A Nation Of Perverts? Or Simply Silly Prudes?


You know our laws regarding sexual misconduct have gone haywire when they make the front page of Britain's Economist. The weekly news magazine's beat is the world. It is highbrow, sophisticated, and targeted toward policymakers with clout. Think Time magazine for Mensa members.

The front page of the August 8-14 edition carries the following headline: "America's unjust sex laws." What follows are four of the most sensible pages of prose written on what I refer to as the New Prudery.

Yes, it was horrible that Megan Kanka was abducted and killed by a man who twice before had been convicted of sex offences. The neighbors never knew. So we passed Megan's law, and we now all but plaster the faces of each and every person convicted of a sex offense on milk cartons. And then Adam Walsh's father got in the act. The Adam Walsh Act, named after another murdered child, will soon require that states make their sex offender registries public. We can vet each and every neighbor to see whether they too have played outside the lines of our ever tightening libidinal box.

But just who belongs in this box? Sure, let me know if there is rapist in my midst, or a man or woman intent on violence. But there are some 640,000 Americans on sex offender registries -- that is more than the population of North Dakota, Vermont or Wyoming. And the numbers keep growing. Not all of these folks are dangerous. Most, in fact, are guilty of nothing more that curiosity, or isolated acts of bad judgment.

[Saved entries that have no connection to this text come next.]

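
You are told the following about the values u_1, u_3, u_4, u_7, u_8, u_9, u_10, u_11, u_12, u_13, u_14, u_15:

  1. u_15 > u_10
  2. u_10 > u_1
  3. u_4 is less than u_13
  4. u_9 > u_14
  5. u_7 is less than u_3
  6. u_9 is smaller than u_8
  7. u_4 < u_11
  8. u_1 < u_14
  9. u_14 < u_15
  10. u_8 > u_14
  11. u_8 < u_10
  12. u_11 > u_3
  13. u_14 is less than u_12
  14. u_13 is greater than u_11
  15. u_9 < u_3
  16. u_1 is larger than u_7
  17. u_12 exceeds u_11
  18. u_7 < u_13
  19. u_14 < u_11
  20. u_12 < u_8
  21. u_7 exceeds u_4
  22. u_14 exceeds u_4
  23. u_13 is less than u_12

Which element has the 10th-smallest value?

u_8

Chaining the given pairs: u_4 < u_7 < u_1 < u_14 < u_9 < u_3 < u_11 < u_13 < u_12 < u_8 < u_10 < u_15.
The 10th smallest is u_8.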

Some prosecutors now regard it as a sex offense for one teenager to pass along a photograph of them self to another teenager, a practice known as "sexting." Or how about the young man who looks at some child pornography one night on the computer? He, too, is a sex offender. So are some young men who have consensual sexual relations with another young person.

Lawmakers just keep pouring fuel on the fire. In an effort to appear tough on crime, lawmakers rarely scale back laws regarding sex offenses. They engage in what the Economist calls the "ratchet effect." They try to outdo one another with harsh penalties and consequences. "Every lawmaker who wants to sound tough on sex offenders has to propose a law tougher than the one enacted by the last politician who wanted to sound tough on sex offenders," the magazine notes.

A man or woman facing a sex offense really faces four harms. There is the obvious threat of incarceration, a very real possibility given the both the states and the federal governments increasingly resort to mandatory minimum sentences. And then there are the gifts that keep on giving, long after a prison term is completed: new-found and disabling status as a felon; the requirement, often for life, to register on a public sex offender registry; and, the silent but deadly requirement that a person engage in "treatment." Lives are wantonly ruined over simple acts of curiosity.

The Economist reports that Human Rights Watch calls for the United States to scale back requirements regarding registration as a sex offender. These registries simplify vigilante violence by targeting potential victims. The great failing of the American criminal justice system as regards sex offenders is the failure to draw distinctions between lesser and more serious offenses.

Did you know, ladies and gentlemen, the urinating in public is considered by some to be a sex offense? "Guilty," I plead, guilty as charged of the ever-present need among all men over the age of 50 to pee often. Should I wear a trench coat the next time I am huddled along side my car? And will it serve as mitigation if I tell my sentencing judge that I shook my offending member but once to drive off the lingering drops?

I speak to clients and prospective clients almost daily about the need to educate lawmakers in our midst. Let the Solons know that the sex offender laws are a public health epidemic. The war on sex is much like the war on drugs, a costly failure. In weeks to come, I think I will preach less and simply hand out copies of the piece from the Economist. When the world notices our folly, it is well past time for us to pay attention.

Read the Economist piece. Read it and weep. And then send a copy to a lawmaker in a plain wrapper and pray he or she has the courage to read all four pages.